The closeout retailer continues to gain market share through accelerated store growth, which increased 17% year-over-year, alongside strong comparable store sales growth of 5%, according to Jefferies. This expansion has contributed to impressive revenue growth of 8.7% over the last twelve months, with total revenue reaching $2.34 billion.
Deal flow for the company remains robust, supported by ongoing retail disruption and uncertainty surrounding tariffs, factors that benefit Ollie’s closeout business model.
The company has raised its fiscal year guidance across all metrics, with comparable store sales now projected to exceed Ollie’s long-term algorithm targets.
Despite acknowledging Ollie’s strong execution and market positioning, Jefferies maintains its Hold rating, citing the stock’s high valuation as a limiting factor for further upside potential.

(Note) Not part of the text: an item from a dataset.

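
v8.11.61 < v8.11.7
False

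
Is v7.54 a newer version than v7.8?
Yes. Version numbers are compared segment by segment as integers, not as decimals: minor version 54 > 8, so v7.54 > v7.8 (even though the decimal 7.54 < 7.8).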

In other recent news, Ollie’s Bargain Outlet reported strong financial results for the second quarter of 2025, surpassing analyst expectations. The company posted an earnings per share of $0.99, exceeding the forecast of $0.92, and reported revenue of $680 million, above the anticipated $660.75 million. Truist Securities responded to these results by raising its price target for Ollie’s Bargain Outlet to $148, while maintaining a Buy rating on the shares. The firm noted that Ollie’s second-quarter comparable sales growth of 5% exceeded its own estimate of 3%. The company’s "Army Night" promotion was highlighted as a contributing factor to this performance, adding approximately 100 basis points to the sales growth. These developments underscore Ollie’s positive momentum in the market.